Public relations has been around for more than one hundred years, long before the advent of the internet. Yet in the digital age, another aspect of relations and reputation has emerged, online reputation management (ORM). This relatively new branch of the marketing umbrella has left many people asking, what’s the difference? Is PR the same thing as ORM?
These two important aspects of success do have things in common, but they are different and, ideally, can work together.
Modern public relations began with a similar function to newspapers — communicating events or ideas that might inform the public. As the field evolved it maintained those two key elements: media campaigns & journalist PR. Early PR firms created flyers and press releases about individuals or companies they represented. While advertising is directly a marketing activity, public relations was still very much involved in marketing and promotion.
PR can indeed be a very public activity. A PR firm will still write press releases about an individual or a company, and even directly face the media or respond to negative press in person or in written form. An internal PR rep will speak on behalf of a company, or an external PR professional will act as a spokesperson at critical moments in public relations.
When considered in this way, most people know what PR is. It’s defined as, “The actions of a corporation, store, government, individual, etc., in promoting good will between itself and the public, the community, employees, customers, etc.” PR involves, then, both active promotion and organized response.
The fact that PR involves promotion and written communication is where it overlaps, in a way, with online reputation management. ORM also includes publishing information and also serves a marketing role.
However, to manage online reputation, you promote in a less direct way. ORM includes:
Some public relations firms have a branch devoted to online reputation management, but in most cases, one would have representation for both PR and ORM. The overall brand and marketing campaigns of a company or individual would include both of those functions so that a unified message reaches the public, online and in other forms of media.
ORM, then, is a behind the scenes process. It is not direct marketing, which is still a separate function, but it generates goodwill and internet traffic through the creation of content. The more engaged a company or individual is on the internet, the easier it is to manage an online reputation.

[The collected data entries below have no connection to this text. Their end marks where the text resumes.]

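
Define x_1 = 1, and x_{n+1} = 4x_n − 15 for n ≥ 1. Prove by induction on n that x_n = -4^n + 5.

Base case: x_1 = 1, and -4^1 + 5 = -4 + 5 = 1.
Assume x_r = -4^r + 5 for some r ≥ 1.
Then x_{r+1} = 4x_r − 15 = 4·(-4^r + 5) − 15 = -4^{r+1} + 20 − 15 = -4^{r+1} + 5.
This completes the inductive step, so x_n = -4^n + 5 for all n ≥ 1.

x_n = -4^n + 5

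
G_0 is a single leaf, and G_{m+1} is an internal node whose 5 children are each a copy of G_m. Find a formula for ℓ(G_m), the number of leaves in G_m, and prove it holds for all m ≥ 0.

Claim: ℓ(G_m) = 5^m.

Base case: ℓ(G_0) = 1, and 5^0 = 1.
Assume ℓ(G_k) = 5^k.
Then ℓ(G_{k+1}) = 5·ℓ(G_k) = 5·5^k = 5^{k+1}.
By induction, ℓ(G_m) = 5^m for all m ≥ 0.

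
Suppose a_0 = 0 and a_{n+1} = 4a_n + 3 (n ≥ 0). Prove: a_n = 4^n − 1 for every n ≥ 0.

Base case: a_0 = 0, and 4^0 − 1 = 1 − 1 = 0.
Assume a_j = 4^j − 1 for some j ≥ 0.
Then a_{j+1} = 4a_j + 3 = 4·(4^j − 1) + 3 = 4^{j+1} − 4 + 3 = 4^{j+1} − 1.
Hence a_n = 4^n − 1 for every n ≥ 0, by induction.

a_n = 4^n − 1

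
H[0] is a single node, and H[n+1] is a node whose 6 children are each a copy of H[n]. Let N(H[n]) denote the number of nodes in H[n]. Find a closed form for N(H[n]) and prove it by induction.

Claim: N(H[n]) = (6^{n+1} − 1)/5.

Base case: N(H[0]) = 1, and (6^{0+1} − 1)/5 = 1.
Assume N(H[k]) = (6^{k+1} − 1)/5.
Then N(H[k+1]) = 1 + 6N(H[k]) = 1 + 6·(6^{k+1} − 1)/5 = 1 + (6^{k+2} − 6)/5 = (5 + 6^{k+2} − 6)/5 = (6^{k+2} − 1)/5.
By induction, N(H[n]) = (6^{n+1} − 1)/5 for all n ≥ 0.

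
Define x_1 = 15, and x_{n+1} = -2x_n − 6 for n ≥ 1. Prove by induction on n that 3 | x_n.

Base case: x_1 = 15 = 3·5, so 3 | x_1.
Assume 3 | x_k, so x_k = 3t for some integer t.
Then x_{k+1} = -2x_k − 6 = -2·(3t) − 6 = 3(-2t − 2), so 3 | x_{k+1}.
By induction, 3 | x_n for all n ≥ 1.

3 | x_n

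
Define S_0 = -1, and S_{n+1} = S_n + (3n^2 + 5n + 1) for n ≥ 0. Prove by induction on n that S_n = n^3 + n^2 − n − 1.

Base case: S_0 = -1, and 0^3 + 0^2 − 0 − 1 = -1.
Assume S_r = r^3 + r^2 − r − 1.
Then S_{r+1} = S_r + (3r^2 + 5r + 1) = (r^3 + r^2 − r − 1) + (3r^2 + 5r + 1) = r^3 + 4r^2 + 4r,
and (r+1)^3 + (r+1)^2 − (r+1) − 1 = r^3 + 4r^2 + 4r.
Hence S_n = n^3 + n^2 − n − 1 for every n ≥ 0, by induction.

S_n = n^3 + n^2 − n − 1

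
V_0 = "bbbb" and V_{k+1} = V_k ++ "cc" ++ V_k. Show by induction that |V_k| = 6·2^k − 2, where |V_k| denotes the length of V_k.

Base case: |V_0| = 4, and 6·2^0 − 2 = 4.
Assume |V_m| = 6·2^m − 2.
Then |V_{m+1}| = |V_m| + 2 + |V_m| = 2|V_m| + 2 = 2(6·2^m − 2) + 2 = 6·2^{m+1} − 4 + 2 = 6·2^{m+1} − 2.
By induction, |V_k| = 6·2^k − 2 for all k ≥ 0.

|V_k| = 6·2^k − 2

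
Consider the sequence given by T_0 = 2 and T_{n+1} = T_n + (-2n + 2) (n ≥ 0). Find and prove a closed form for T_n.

Claim: T_n = -n^2 + 3n + 2.

Base case: T_0 = 2, and -0^2 + 3·0 + 2 = 2.
Assume T_j = -j^2 + 3j + 2.
Then T_{j+1} = T_j + (-2j + 2) = (-j^2 + 3j + 2) + (-2j + 2) = -j^2 + j + 4,
and -(j+1)^2 + 3·(j+1) + 2 = -j^2 + j + 4.
This completes the inductive step, so T_n = -n^2 + 3n + 2 for all n ≥ 0.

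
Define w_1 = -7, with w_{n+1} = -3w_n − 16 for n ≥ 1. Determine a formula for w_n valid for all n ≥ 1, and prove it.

Claim: w_n = (-3)^n − 4.

Base case: w_1 = -7, and (-3)^1 − 4 = -3 − 4 = -7.
Assume w_j = (-3)^j − 4 for some j ≥ 1.
Then w_{j+1} = -3w_j − 16 = -3·((-3)^j − 4) − 16 = -3·(-3)^j + 12 − 16 = (-3)^{j+1} − 4.
By induction, w_n = (-3)^n − 4 for all n ≥ 1.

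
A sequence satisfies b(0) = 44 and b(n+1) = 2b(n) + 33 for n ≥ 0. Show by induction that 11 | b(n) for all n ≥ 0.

Base case: b(0) = 44 = 11·4, so 11 | b(0).
Assume 11 | b(r), so b(r) = 11t for some integer t.
Then b(r+1) = 2b(r) + 33 = 2·(11t) + 33 = 11(2t + 3), so 11 | b(r+1).
Hence 11 | b(n) for every n ≥ 0, by induction.

11 | b(n)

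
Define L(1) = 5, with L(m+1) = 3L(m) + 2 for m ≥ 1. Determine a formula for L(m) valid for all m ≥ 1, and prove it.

Claim: L(m) = 2·3^m − 1.

Base case: L(1) = 5, and 2·3^1 − 1 = 6 − 1 = 5.
Assume L(j) = 2·3^j − 1 for some j ≥ 1.
Then L(j+1) = 3L(j) + 2 = 3·(2·3^j − 1) + 2 = 6·3^j − 3 + 2 = 2·3^{j+1} − 1.
Hence L(m) = 2·3^m − 1 for every m ≥ 1, by induction.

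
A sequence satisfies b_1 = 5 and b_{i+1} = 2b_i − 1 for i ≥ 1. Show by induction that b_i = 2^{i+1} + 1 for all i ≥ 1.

Base case: b_1 = 5, and 2^{1+1} + 1 = 4 + 1 = 5.
Assume b_m = 2^{m+1} + 1 for some m ≥ 1.
Then b_{m+1} = 2b_m − 1 = 2·(2^{m+1} + 1) − 1 = 2^{m+2} + 2 − 1 = 2^{m+2} + 1.
Hence b_i = 2^{i+1} + 1 for every i ≥ 1, by induction.

b_i = 2^{i+1} + 1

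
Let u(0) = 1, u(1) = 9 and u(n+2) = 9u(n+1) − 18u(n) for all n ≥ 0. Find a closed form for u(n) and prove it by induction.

Claim: u(n) = 2·6^n − 3^n.

Base cases: u(0) = 1 and 2·6^0 − 3^0 = 1; u(1) = 9 and 2·6^1 − 3^1 = 9.
Assume u(i) = 2·6^i − 3^i for all 0 ≤ i ≤ j, where j ≥ 1.
Then u(j+1) = 9u(j) − 18u(j−1) = 9·(2·6^j − 3^j) − 18·(2·6^{j−1} − 3^{j−1}) = 2·(9·6 − 18)6^{j−1} − (9·3 − 18)3^{j−1} = 72·6^{j−1} − 9·3^{j−1} = 2·6^{j+1} − 3^{j+1}.
By strong induction, u(n) = 2·6^n − 3^n for all n ≥ 0.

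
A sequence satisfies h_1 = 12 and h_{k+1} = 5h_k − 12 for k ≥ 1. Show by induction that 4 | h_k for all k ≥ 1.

Base case: h_1 = 12 = 4·3, so 4 | h_1.
Assume 4 | h_j, so h_j = 4t for some integer t.
Then h_{j+1} = 5h_j − 12 = 5·(4t) − 12 = 4(5t − 3), so 4 | h_{j+1}.
This completes the inductive step, so 4 | h_k for all k ≥ 1.

4 | h_k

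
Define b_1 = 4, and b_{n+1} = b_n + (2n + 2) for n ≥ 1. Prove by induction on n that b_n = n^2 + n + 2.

Base case: b_1 = 4, and 1^2 + 1 + 2 = 4.
Assume b_k = k^2 + k + 2.
Then b_{k+1} = b_k + (2k + 2) = (k^2 + k + 2) + (2k + 2) = k^2 + 3k + 4,
and (k+1)^2 + (k+1) + 2 = k^2 + 3k + 4.
Hence b_n = n^2 + n + 2 for every n ≥ 1, by induction.

b_n = n^2 + n + 2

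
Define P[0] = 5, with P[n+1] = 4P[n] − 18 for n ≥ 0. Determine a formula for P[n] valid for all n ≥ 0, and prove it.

Claim: P[n] = -4^n + 6.

Base case: P[0] = 5, and -4^0 + 6 = -1 + 6 = 5.
Assume P[m] = -4^m + 6 for some m ≥ 0.
Then P[m+1] = 4P[m] − 18 = 4·(-4^m + 6) − 18 = -4^{m+1} + 24 − 18 = -4^{m+1} + 6.
By induction, P[n] = -4^n + 6 for all n ≥ 0.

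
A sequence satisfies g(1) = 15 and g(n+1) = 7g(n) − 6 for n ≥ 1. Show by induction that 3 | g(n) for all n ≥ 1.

Base case: g(1) = 15 = 3·5, so 3 | g(1).
Assume 3 | g(r), so g(r) = 3t for some integer t.
Then g(r+1) = 7g(r) − 6 = 7·(3t) − 6 = 3(7t − 2), so 3 | g(r+1).
This completes the inductive step, so 3 | g(n) for all n ≥ 1.

3 | g(n)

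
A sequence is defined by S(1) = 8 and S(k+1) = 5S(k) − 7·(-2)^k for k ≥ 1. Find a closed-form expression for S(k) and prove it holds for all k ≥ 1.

Claim: S(k) = 2·5^k + (-2)^k.

Base case: S(1) = 8, and 2·5^1 + (-2)^1 = 10 − 2 = 8.
Assume S(r) = 2·5^r + (-2)^r for some r ≥ 1.
Then S(r+1) = 5S(r) − 7·(-2)^r = 5·(2·5^r + (-2)^r) − 7·(-2)^r = 2·5^{r+1} + 5·(-2)^r − 7·(-2)^r = 2·5^{r+1} − 2·(-2)^r = 2·5^{r+1} + (-2)^{r+1}.
Hence S(k) = 2·5^k + (-2)^k for every k ≥ 1, by induction.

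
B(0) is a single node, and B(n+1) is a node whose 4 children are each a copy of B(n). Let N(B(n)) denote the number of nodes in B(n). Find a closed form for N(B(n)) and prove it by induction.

Claim: N(B(n)) = (4^{n+1} − 1)/3.

Base case: N(B(0)) = 1, and (4^{0+1} − 1)/3 = 1.
Assume N(B(r)) = (4^{r+1} − 1)/3.
Then N(B(r+1)) = 1 + 4N(B(r)) = 1 + 4·(4^{r+1} − 1)/3 = 1 + (4^{r+2} − 4)/3 = (3 + 4^{r+2} − 4)/3 = (4^{r+2} − 1)/3.
This completes the inductive step, so N(B(n)) = (4^{n+1} − 1)/3 for all n ≥ 0.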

Think of it this way: a company may be very well thought of by its own client base, and yet have virtually no online presence. Or, an organization may have plenty of useful and engaging online activity, and yet not directly promote company activities or face a negative story that airs on the nightly news.
You need both to maintain an excellent reputation. Both PR and ORM might be reaction techniques to repair a problem with reputation. However, only responding after the fact does not do as much good as having plenty of positive press already out there for public consumption.
So there you have the primary reason why online reputation management needs to be part of an overall PR and marketing strategy: without enough information available online, you will not have excellent relations with the public.